Whatever affects one directly, affects all indirectly. I can never be what I ought to be until you are what you ought to be. This is the interrelated structure of reality. Martin Luther King

Interdependence is and ought to be as much the ideal of man as self-sufficiency. Man is a social being. Mahatma Gandhi. 

Do not say ‘I’,
but ‘we’.
Not ‘me’,
but ‘us’.
For we are in this together,
this business called life;
all a part of this world,
with its countless joys,
but also its manifold problems.
We can attempt to go it alone, of course,
but, in reality, everything we say, do and even think affects others,
for better or for worse.
My choices have repercussions,
my decisions shape lives –
by doing or not doing, I leave my mark on someone, somewhere.

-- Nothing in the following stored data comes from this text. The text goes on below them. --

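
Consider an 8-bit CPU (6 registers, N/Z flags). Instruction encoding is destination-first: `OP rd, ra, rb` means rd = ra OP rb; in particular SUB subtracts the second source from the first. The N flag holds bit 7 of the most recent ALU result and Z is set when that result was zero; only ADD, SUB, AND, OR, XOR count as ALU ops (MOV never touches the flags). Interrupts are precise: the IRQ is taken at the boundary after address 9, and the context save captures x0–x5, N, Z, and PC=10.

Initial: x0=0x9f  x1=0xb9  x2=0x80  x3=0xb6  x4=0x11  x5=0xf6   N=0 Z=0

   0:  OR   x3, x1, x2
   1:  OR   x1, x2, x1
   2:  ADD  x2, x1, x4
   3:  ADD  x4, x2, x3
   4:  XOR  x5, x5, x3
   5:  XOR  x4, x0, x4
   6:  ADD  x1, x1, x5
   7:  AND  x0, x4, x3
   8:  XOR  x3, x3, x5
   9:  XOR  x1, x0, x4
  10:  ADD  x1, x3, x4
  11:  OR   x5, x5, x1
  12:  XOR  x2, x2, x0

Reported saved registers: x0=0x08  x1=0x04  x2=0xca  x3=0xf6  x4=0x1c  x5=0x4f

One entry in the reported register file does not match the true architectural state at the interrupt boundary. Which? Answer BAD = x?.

BAD = x0

after  0: x0=0x9f x1=0xb9 x2=0x80 x3=0xb9 x4=0x11 x5=0xf6  N=1 Z=0
after  1: x0=0x9f x1=0xb9 x2=0x80 x3=0xb9 x4=0x11 x5=0xf6  N=1 Z=0
after  2: x0=0x9f x1=0xb9 x2=0xca x3=0xb9 x4=0x11 x5=0xf6  N=1 Z=0
after  3: x0=0x9f x1=0xb9 x2=0xca x3=0xb9 x4=0x83 x5=0xf6  N=1 Z=0
after  4: x0=0x9f x1=0xb9 x2=0xca x3=0xb9 x4=0x83 x5=0x4f  N=0 Z=0
after  5: x0=0x9f x1=0xb9 x2=0xca x3=0xb9 x4=0x1c x5=0x4f  N=0 Z=0
after  6: x0=0x9f x1=0x08 x2=0xca x3=0xb9 x4=0x1c x5=0x4f  N=0 Z=0
after  7: x0=0x18 x1=0x08 x2=0xca x3=0xb9 x4=0x1c x5=0x4f  N=0 Z=0
after  8: x0=0x18 x1=0x08 x2=0xca x3=0xf6 x4=0x1c x5=0x4f  N=1 Z=0
after  9: x0=0x18 x1=0x04 x2=0xca x3=0xf6 x4=0x1c x5=0x4f  N=0 Z=0
-- IRQ taken; context saved, return-PC = 10 --
mismatch: x0: reported 0x08 vs actual 0x18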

Brother or sister, we are all their keeper,
just as they are ours,
none of us being entirely able to wash our hands of another’s fate.
For our paths interweave.
our destinies entwine.
The rainforest –
it burns to feed our consumer frenzy more than local needs.
Our warming planet –
it stems from lifestyles assumed as ours by right.
Our world of hunger –
it’s as much the result of economic injustice as of disaster and famine.
The blight of prejudice and discrimination –
it’s been fuelled by centuries of ignorance, selfishness and arrogance.
We have created the wounds together;
we must heal them together too,
for only in partnership can we hope to effect real change.
Never say, then, ‘the problem is mine’,
but rather, ‘the challenge is ours’.